Our Marketing & Design intern, Hannah Gray, recently had the opportunity to talk with some of our Speaking in Species artists. In this Q&A, Hannah learns how Lawndale artist David Caldwell came into woodcarving.
How has your engineering background come into play – does that influence your work now?
I would say so. The way I look at it, engineering is learning how to solve problems. In most of my projects, there are a number of problems or situations to work through, whether in the construction – building up the blocks of wood – or the process itself – removing the wood. There are tasks that have to be figured out, so yeah, I think I use it (engineering) every day.
Do the different species of wood influence your final product?

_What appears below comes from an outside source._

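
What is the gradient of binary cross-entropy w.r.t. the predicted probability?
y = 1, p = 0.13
∂L/∂p = -7.692

∂L/∂p = -y/p + (1-y)/(1-p) = -1/0.13 + 0 = -7.692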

Yes. In the carousel project, when I really got started with it, the horses were made of bass wood, and that’s traditional wood for figurative work. The wood itself is easy to carve; it’s strong and durable, but it’s kind of bland as far as color and figure in the wood, so most of the time it’s painted. As in the carousel horses, those were painted, these are basswood (points to masks), so they’re painted. This is raw basswood (points to Henry’s My Boy’s base). It’s actually spalted so it does have some color to it. Most of basswood is pretty bland, so you want to do something to it. Some of the other work that I do, I use hardwoods like maple, cherry, walnut, mahogany… different woods that have a lot nicer color and grain patterns: those, I don’t put pigment on them. I just put some oil or wax on them so that the wood shows its character. That’s mostly what I do with my spec work, is look at hard woods with little or no pigment. These are a deviation, kind of an exception to the typical spec work.
Is there anything else you’d like to share?
I’d like to put this mask on (picks up Henry’s My Boy). This is my dog Henry. He’s a Tasmanian Shepherd. Have you ever seen one? He would chew your leg off if he didn’t know you. He’s half Australian Shepherd and half Tasmanian Devil.